Benefits were based on your previous earnings, using the formula from the Disaster Unemployment Assistance program under the Robert T. Stafford Act. And remember, PUA was retroactive—you could get paid from when your unemployment started, back to January 27, 2020, not just from when you filed.

Unemployment Programs Under the CARES Act

There were a few key programs under the CARES Act. Federal Pandemic Unemployment Compensation (FPUC) gave a flat weekly amount to anyone getting unemployment insurance, even partial benefits. If you were on PUA or regular state UI, you could also get FPUC. It started at $600, dropped to $300 after the December 2020 extension, and ended on September 6, 2021, like PUA.

Overview of CARES Act Unemployment Programs

  • Pandemic Unemployment Assistance (PUA): Extended benefits to the self-employed, freelancers, and independent contractors.
  • Pandemic Emergency Unemployment Compensation (PEUC): Extended benefits up to 39 weeks after regular ones ran out, later up to 79 weeks.
  • Federal Pandemic Unemployment Compensation (FPUC): Provided an initial $600 federal benefit, reduced to $300.

Special Considerations

Federal law gave states flexibility to adjust their rules for UI benefits in COVID-19 scenarios. For example, states could pay benefits if an employer temporarily shut down due to the virus, if you were quarantined but expected to return to work afterward, or if you stopped working to avoid COVID-19 exposure or to care for a family member. You didn't even have to be laid off to qualify under these federal provisions.

Who Was Eligible to Receive PUA?

PUA targeted workers who didn't qualify for regular unemployment insurance, such as freelancers, part-time gig workers, and self-employed people. To qualify, you had to certify inability to work due to COVID-19 conditions and provide docs like bank statements or tax returns showing lost work. It expired on September 6, 2021.

Were PUA and Unemployment Insurance (UI) the Same Thing?

No, they weren't the same.
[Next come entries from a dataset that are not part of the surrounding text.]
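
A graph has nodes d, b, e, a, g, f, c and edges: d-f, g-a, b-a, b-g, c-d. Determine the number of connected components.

e is isolated — a component by itself.
Starting from a we can reach a, b, g. That is one component of size 3.
Starting from c we can reach c, d, f. That is one component of size 3.
Total: 3 components.

3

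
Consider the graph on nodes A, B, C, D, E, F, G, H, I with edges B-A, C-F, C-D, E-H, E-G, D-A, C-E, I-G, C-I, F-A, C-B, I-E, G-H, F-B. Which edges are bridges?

The edges on the cycle C-F-B-C are not bridges since each lies on that cycle.
Every edge lies on some cycle, so there are no bridges.

none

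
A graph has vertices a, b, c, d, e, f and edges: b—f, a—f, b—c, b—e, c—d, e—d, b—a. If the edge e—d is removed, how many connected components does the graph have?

e and d are still connected via e-b-c-d, so the component count stays at 1.

1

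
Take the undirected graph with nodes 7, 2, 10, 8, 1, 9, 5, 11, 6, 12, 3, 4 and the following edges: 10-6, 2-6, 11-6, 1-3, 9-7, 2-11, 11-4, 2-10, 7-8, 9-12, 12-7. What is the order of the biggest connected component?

5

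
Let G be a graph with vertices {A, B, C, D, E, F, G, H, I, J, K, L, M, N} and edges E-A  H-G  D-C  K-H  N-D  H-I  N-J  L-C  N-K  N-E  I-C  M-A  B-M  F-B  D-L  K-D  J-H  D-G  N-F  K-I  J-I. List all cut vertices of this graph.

Removing N increases the component count from 1 to 2, so N is a cut vertex.
By contrast removing E leaves 1 component; it is not a cut vertex. No other vertex is a cut vertex either.

N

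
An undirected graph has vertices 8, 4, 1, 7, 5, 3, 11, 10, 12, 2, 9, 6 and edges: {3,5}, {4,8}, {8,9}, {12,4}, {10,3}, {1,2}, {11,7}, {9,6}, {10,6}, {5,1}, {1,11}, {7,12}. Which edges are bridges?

1-2

The edges on the cycle 10-3-5-1-11-7-12-4-8-9-6-10 are not bridges since each lies on that cycle.
But removing 2-1 disconnects 2 from 1 — this is a bridge.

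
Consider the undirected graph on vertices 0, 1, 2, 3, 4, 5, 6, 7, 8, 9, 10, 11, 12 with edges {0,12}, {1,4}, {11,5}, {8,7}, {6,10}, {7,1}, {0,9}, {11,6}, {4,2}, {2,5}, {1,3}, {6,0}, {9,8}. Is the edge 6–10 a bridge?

Removing 6–10 leaves no path between 6 and 10: the component count goes from 1 to 2. So it is a bridge.

Yes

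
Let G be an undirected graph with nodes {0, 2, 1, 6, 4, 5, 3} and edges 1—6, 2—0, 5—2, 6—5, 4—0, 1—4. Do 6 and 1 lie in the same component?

From 6 we can reach 0, 1, 2, 4, 5, 6, which includes 1.

Yes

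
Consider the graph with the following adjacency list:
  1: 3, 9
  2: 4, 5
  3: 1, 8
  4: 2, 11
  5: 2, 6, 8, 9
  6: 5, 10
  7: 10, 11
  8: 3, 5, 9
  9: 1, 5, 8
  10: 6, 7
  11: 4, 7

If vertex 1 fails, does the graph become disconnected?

Deleting 1 leaves 1 component (was 1) (its neighbors 3, 9 remain connected to each other), so 1 is not a cut vertex.

No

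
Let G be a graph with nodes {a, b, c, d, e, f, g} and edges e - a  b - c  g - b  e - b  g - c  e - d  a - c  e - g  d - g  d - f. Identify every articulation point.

d

Removing d increases the component count from 1 to 2, so d is a cut vertex.
By contrast removing c leaves 1 component; it is not a cut vertex. No other vertex is a cut vertex either.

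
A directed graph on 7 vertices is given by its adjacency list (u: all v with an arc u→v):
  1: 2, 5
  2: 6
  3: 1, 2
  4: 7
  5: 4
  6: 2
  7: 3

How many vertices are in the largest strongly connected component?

5

{1, 3, 4, 5, 7} are all mutually reachable — one SCC of size 5.
{2, 6} are all mutually reachable — one SCC of size 2.
The largest has 5 vertices.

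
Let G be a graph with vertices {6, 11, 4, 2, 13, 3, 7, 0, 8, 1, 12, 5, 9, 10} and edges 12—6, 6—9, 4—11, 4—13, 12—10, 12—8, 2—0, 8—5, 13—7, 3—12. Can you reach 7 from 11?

From 11 we can reach 4, 7, 11, 13, which includes 7.

Yes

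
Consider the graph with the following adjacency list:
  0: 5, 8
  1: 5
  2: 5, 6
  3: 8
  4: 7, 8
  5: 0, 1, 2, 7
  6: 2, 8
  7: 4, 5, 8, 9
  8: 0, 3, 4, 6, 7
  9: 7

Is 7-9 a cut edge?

Yes

Removing 7-9 leaves no path between 7 and 9: the component count goes from 1 to 2. So it is a bridge.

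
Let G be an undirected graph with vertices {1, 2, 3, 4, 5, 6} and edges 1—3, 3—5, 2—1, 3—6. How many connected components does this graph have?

4 is isolated — a component by itself.
Starting from 1 we can reach 1, 2, 3, 5, 6. That is one component of size 5.
Total: 2 components.

2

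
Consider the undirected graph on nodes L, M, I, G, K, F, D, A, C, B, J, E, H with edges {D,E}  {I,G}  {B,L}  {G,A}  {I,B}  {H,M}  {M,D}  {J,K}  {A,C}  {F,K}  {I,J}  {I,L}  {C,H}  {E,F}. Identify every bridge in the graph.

The edges on the cycle I-B-L-I are not bridges since each lies on that cycle.
Every edge lies on some cycle, so there are no bridges.

none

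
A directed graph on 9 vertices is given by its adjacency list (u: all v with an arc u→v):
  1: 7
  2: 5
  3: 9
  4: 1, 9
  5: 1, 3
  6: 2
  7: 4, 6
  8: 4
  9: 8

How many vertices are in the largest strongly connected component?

9

{1, 2, 3, 4, 5, 6, 7, 8, 9} are all mutually reachable — one SCC of size 9.
The largest has 9 vertices.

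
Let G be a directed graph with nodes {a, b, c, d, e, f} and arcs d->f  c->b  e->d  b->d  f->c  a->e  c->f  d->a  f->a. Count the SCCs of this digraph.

1

{a, b, c, d, e, f} are all mutually reachable — one SCC of size 6.
That gives 1 strongly connected component.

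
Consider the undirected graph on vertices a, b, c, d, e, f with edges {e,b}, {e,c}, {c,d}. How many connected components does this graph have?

3

a is isolated — a component by itself.
f is isolated — a component by itself.
Starting from b we can reach b, c, d, e. That is one component of size 4.
Total: 3 components.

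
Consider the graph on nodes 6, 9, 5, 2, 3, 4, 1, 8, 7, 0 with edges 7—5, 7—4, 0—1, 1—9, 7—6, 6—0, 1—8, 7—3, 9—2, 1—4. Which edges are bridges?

1-8, 1-9, 2-9, 3-7, 5-7

The edges on the cycle 7-6-0-1-4-7 are not bridges since each lies on that cycle.
But removing 9—2 disconnects 9 from 2; removing 1—8 disconnects 1 from 8; removing 7—5 disconnects 7 from 5; removing 9—1 disconnects 9 from 1 — these are bridges.
In total 5 edges are bridges.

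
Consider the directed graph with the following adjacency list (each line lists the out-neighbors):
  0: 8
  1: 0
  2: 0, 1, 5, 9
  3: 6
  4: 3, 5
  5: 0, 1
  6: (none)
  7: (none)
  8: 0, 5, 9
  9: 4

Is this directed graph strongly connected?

There is no directed path from 2 to 7, so the graph is not strongly connected.

No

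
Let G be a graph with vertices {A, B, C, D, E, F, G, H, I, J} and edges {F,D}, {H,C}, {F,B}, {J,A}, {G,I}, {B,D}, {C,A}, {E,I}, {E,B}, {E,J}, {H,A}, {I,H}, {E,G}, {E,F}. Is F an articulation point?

No

Deleting F leaves 1 component (was 1) (its neighbors B, D, E remain connected to each other), so F is not a cut vertex.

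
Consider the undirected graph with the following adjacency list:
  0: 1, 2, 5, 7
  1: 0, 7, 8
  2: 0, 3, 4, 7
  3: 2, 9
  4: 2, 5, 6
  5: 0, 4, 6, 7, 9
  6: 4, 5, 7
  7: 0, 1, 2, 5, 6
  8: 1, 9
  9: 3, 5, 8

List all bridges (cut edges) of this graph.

none

The edges on the cycle 5-4-6-7-5 are not bridges since each lies on that cycle.
Every edge lies on some cycle, so there are no bridges.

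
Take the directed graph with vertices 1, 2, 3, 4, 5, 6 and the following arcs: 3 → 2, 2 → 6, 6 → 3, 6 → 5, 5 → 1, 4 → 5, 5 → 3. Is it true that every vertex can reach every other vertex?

There is no directed path from 1 to 5, so the graph is not strongly connected.

No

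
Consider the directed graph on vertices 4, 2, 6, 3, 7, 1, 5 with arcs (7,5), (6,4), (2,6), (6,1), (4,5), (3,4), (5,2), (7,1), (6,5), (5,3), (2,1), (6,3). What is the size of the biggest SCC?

5

{2, 3, 4, 5, 6} are all mutually reachable — one SCC of size 5.
{7} is an SCC by itself.
{1} is an SCC by itself.
The largest has 5 vertices.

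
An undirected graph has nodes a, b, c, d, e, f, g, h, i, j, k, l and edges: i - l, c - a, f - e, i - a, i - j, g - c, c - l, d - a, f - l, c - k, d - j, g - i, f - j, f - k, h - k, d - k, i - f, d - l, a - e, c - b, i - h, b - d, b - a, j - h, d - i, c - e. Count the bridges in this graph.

The edges on the cycle g-c-b-d-i-g are not bridges since each lies on that cycle.
Every edge lies on some cycle, so there are no bridges.

0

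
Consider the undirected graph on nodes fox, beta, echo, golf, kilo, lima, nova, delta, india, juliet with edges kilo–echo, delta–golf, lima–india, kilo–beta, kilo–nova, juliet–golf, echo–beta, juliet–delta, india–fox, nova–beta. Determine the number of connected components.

3

Starting from golf we can reach golf, delta, juliet. That is one component of size 3.
Starting from fox we can reach fox, lima, india. That is one component of size 3.
Starting from beta we can reach beta, echo, kilo, nova. That is one component of size 4.
Total: 3 components.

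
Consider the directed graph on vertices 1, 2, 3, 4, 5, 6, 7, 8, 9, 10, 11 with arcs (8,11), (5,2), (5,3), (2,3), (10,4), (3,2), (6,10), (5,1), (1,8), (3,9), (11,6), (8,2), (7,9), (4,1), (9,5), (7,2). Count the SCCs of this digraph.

{1, 2, 3, 4, 5, 6, 8, 9, 10, 11} are all mutually reachable — one SCC of size 10.
{7} is an SCC by itself.
That gives 2 strongly connected components.

2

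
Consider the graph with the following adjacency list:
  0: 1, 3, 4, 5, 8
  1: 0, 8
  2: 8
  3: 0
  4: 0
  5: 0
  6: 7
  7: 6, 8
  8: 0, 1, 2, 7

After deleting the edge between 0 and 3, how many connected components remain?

2

Before removal there is 1 component.
0-3 is a bridge — removing it separates 0's side from 3's side.
After removal: 2 components.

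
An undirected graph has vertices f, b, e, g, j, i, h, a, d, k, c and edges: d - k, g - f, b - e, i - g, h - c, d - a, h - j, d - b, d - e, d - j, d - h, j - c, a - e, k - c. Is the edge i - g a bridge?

Removing i - g leaves no path between i and g: the component count goes from 2 to 3. So it is a bridge.

Yes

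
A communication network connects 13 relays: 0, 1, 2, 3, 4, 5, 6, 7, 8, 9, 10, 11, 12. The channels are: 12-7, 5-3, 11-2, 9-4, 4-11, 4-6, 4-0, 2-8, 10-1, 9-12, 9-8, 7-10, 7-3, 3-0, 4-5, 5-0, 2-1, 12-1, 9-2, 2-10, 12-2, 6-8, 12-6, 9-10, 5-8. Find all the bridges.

none

The edges on the cycle 9-12-7-3-0-4-9 are not bridges since each lies on that cycle.
Every edge lies on some cycle, so there are no bridges.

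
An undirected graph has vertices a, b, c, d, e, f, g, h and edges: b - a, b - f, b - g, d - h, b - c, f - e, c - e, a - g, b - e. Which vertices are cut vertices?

Removing b increases the component count from 2 to 3, so b is a cut vertex.
By contrast removing f leaves 2 components; it is not a cut vertex. No other vertex is a cut vertex either.

b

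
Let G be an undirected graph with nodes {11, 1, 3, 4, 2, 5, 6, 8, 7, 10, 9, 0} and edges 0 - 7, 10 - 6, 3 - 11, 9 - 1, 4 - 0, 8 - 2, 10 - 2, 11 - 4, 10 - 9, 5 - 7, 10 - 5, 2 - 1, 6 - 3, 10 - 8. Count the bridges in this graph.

0

The edges on the cycle 10-6-3-11-4-0-7-5-10 are not bridges since each lies on that cycle.
Every edge lies on some cycle, so there are no bridges.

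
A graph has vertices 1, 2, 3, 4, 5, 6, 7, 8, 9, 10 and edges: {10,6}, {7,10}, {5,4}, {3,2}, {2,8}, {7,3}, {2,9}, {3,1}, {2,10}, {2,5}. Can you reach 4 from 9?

From 9 we can reach 1, 2, 3, 4, 5, 6, 7, 8, 9, 10, which includes 4.

Yes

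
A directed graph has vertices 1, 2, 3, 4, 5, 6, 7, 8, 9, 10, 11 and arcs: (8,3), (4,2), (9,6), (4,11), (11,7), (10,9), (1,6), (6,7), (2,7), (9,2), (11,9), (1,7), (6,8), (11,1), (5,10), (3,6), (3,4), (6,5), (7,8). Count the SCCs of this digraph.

1

{1, 2, 3, 4, 5, 6, 7, 8, 9, 10, 11} are all mutually reachable — one SCC of size 11.
That gives 1 strongly connected component.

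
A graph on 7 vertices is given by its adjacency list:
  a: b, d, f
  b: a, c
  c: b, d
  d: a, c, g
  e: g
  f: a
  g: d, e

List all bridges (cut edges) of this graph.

a-f, d-g, e-g

The edges on the cycle a-b-c-d-a are not bridges since each lies on that cycle.
But removing d-g disconnects d from g; removing a-f disconnects a from f; removing g-e disconnects g from e — these are bridges.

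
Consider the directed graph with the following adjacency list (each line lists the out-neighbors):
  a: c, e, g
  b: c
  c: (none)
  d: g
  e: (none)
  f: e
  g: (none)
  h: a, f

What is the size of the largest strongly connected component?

1

{c} is an SCC by itself.
{a} is an SCC by itself.
{d} is an SCC by itself.
{e} is an SCC by itself.
{f} is an SCC by itself.
(and 3 more singleton SCCs)
The largest has 1 vertex.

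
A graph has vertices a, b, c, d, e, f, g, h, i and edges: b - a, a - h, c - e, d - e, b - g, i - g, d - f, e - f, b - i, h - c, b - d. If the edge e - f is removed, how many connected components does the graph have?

e and f are still connected via e-d-f, so the component count stays at 1.

1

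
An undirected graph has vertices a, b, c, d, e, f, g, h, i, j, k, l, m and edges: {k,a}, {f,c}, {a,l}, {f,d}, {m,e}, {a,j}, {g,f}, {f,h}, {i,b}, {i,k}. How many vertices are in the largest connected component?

6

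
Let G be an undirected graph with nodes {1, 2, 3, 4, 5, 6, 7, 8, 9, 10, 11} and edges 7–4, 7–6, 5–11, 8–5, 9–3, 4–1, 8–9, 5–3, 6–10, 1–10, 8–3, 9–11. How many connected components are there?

2 is isolated — a component by itself.
Starting from 1 we can reach 1, 4, 6, 7, 10. That is one component of size 5.
Starting from 3 we can reach 3, 5, 8, 9, 11. That is one component of size 5.
Total: 3 components.

3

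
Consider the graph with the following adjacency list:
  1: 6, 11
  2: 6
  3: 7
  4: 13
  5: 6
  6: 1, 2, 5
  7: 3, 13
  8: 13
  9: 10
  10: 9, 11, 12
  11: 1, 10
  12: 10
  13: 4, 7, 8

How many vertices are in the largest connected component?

8

Starting from 3 we can reach 3, 4, 7, 8, 13. That is one component of size 5.
Starting from 1 we can reach 1, 2, 5, 6, 9, 10, 11, 12. That is one component of size 8.
The largest has 8 vertices.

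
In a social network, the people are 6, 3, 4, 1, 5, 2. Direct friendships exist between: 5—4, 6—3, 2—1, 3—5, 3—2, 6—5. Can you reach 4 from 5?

Yes

From 5 we can reach 1, 2, 3, 4, 5, 6, which includes 4.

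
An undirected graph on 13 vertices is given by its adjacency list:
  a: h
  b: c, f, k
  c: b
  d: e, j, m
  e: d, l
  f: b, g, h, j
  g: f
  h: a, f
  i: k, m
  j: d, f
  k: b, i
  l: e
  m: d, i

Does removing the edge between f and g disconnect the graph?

Removing f-g leaves no path between f and g: the component count goes from 1 to 2. So it is a bridge.

Yes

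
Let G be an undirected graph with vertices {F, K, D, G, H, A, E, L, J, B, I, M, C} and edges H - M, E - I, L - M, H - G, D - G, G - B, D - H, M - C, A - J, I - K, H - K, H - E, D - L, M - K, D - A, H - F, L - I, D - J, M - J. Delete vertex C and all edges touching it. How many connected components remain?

With C gone, the remaining components are: {A, B, D, E, F, G, H, I, J, K, L, M}.
That is 1 component.

1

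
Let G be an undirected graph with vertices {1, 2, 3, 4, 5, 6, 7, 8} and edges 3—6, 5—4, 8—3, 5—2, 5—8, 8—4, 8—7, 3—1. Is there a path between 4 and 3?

From 4 we can reach 1, 2, 3, 4, 5, 6, 7, 8, which includes 3.

Yes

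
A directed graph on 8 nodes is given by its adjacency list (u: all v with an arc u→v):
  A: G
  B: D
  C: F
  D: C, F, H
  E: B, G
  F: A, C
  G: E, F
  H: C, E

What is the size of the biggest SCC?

8

{A, B, C, D, E, F, G, H} are all mutually reachable — one SCC of size 8.
The largest has 8 vertices.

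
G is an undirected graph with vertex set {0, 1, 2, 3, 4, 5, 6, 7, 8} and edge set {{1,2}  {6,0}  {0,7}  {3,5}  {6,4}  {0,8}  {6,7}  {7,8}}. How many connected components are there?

Starting from 1 we can reach 1, 2. That is one component of size 2.
Starting from 3 we can reach 3, 5. That is one component of size 2.
Starting from 0 we can reach 0, 4, 6, 7, 8. That is one component of size 5.
Total: 3 components.

3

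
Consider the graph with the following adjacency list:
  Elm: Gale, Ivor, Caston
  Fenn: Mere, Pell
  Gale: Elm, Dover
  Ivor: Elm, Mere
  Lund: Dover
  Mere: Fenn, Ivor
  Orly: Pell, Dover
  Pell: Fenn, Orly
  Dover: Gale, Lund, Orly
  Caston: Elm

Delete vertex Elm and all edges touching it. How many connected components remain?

2

With Elm gone, the remaining components are: {Caston}; {Fenn, Gale, Ivor, Lund, Mere, Orly, Pell, Dover}.
That is 2 components.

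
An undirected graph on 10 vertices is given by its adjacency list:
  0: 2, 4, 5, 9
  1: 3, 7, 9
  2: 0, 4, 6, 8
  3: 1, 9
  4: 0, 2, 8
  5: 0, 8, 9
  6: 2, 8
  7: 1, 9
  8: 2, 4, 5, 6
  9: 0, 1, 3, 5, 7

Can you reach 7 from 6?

Yes

From 6 we can reach 0, 1, 2, 3, 4, 5, 6, 7, 8, 9, which includes 7.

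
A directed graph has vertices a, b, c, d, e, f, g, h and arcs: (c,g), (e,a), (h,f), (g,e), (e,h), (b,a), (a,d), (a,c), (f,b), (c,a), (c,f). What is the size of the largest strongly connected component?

{a, b, c, e, f, g, h} are all mutually reachable — one SCC of size 7.
{d} is an SCC by itself.
The largest has 7 vertices.

7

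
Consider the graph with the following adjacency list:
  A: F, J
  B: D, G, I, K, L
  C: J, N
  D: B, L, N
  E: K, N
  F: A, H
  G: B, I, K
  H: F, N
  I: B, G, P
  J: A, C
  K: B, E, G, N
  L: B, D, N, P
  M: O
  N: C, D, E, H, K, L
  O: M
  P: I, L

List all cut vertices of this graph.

Removing N increases the component count from 2 to 3, so N is a cut vertex.
By contrast removing D leaves 2 components; it is not a cut vertex. No other vertex is a cut vertex either.

N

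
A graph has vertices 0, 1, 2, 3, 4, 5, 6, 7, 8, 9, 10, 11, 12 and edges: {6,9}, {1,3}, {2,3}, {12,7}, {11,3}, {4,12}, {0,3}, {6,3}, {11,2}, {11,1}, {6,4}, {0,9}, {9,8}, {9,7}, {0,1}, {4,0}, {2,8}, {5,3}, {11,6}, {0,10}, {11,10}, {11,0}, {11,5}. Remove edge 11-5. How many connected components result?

11 and 5 are still connected via 11-3-5, so the component count stays at 1.

1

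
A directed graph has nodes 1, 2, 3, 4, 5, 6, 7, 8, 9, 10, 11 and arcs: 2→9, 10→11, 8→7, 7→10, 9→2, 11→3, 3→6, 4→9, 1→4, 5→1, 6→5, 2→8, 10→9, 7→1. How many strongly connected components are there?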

You couldn't get PUA if you qualified for UI. Both aimed to support unemployed workers, but PUA was created for the pandemic to help those outside traditional full-time jobs where regular UI fell short.

Was I Able to Get PUA and UI at the Same Time?

No, you couldn't receive both simultaneously. If you were eligible for UI, you didn't qualify for PUA, and vice versa.

The Bottom Line

PUA served as a crucial safety net during the COVID-19 pandemic for workers who needed it. Now that it's expired, it highlighted weaknesses in the unemployment system and the importance of adaptable policies to support those who'd otherwise go without help.